In October 2005, a rotational lightcurve of Erna was obtained from photometric observations by French and Italian astronomers Raymond Poncy (177), Roberto Crippa (A12), Federico Manzini and Silvano Casulli. Lightcurve analysis gave a well-defined rotation period of 8.7893 hours with a brightness variation of 0.35 magnitude (U=3). Another lightcurve from the Palomar Transient Factory in November 2010 gave a similar period of 8.790 hours with an amplitude of 0.35 magnitude (U=2).

=== Spin axis ===

In 2013, an international study modeled a lightcurve from various data sources including the Uppsala Asteroid Photometric Catalogue and the Palomar Transient Factory survey. The modeling gave a concurring period of 8.79079 hours and determined two spin axis in ecliptic coordinates (λ, β) of: (357.0°, −49.0°) and (161.0°, −60.0°).

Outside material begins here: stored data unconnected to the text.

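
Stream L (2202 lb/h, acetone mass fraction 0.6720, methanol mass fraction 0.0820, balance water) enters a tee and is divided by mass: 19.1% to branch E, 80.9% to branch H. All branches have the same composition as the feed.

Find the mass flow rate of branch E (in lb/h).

420.6 lb/h

Branch E flow = 0.191×2202 = 420.58 lb/h.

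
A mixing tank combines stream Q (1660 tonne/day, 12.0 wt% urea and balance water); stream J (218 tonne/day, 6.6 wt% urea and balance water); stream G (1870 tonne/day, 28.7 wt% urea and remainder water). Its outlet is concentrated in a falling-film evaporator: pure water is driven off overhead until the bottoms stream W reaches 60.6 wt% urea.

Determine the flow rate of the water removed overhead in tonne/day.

2510 tonne/day

urea entering = 1660×0.120 + 218×0.066 + 1870×0.287 = 750.28 tonne/day.
All urea reports to W, so W = 750.28/0.606 = 1238.1 tonne/day.
Total feed = 3748 tonne/day; overhead = 3748 − 1238.1 = 2509.9 tonne/day.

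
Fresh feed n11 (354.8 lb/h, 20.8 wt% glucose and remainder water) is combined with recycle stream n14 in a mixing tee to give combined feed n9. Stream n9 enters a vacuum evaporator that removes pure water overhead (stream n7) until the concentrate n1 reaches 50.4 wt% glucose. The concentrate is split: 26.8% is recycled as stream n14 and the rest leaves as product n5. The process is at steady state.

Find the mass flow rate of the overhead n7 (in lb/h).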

=== Diameter and albedo ===

According to the surveys carried out by the Infrared Astronomical Satellite IRAS, the Japanese Akari satellite, and NASA's Wide-field Infrared Survey Explorer with its subsequent NEOWISE mission, Erna measures between 41.52 and 49.19 kilometers in diameter and its surface has an albedo between 0.0524 and 0.060.

The Collaborative Asteroid Lightcurve Link adopts the results obtained by IRAS, that is, an albedo of 0.0524 and a diameter of 49.19 kilometers based on an absolute magnitude of 10.36.

== Naming ==

This minor planet was likely named after Erna Bidschof, the granddaughter of Austrian astronomer Johann Palisa, who was one of the most prolific discoverer of minor planets at the time. Erna is the daughter of the astronomer Friedrich Bidschof (1864–1915) and his wife Helene (née Palisa).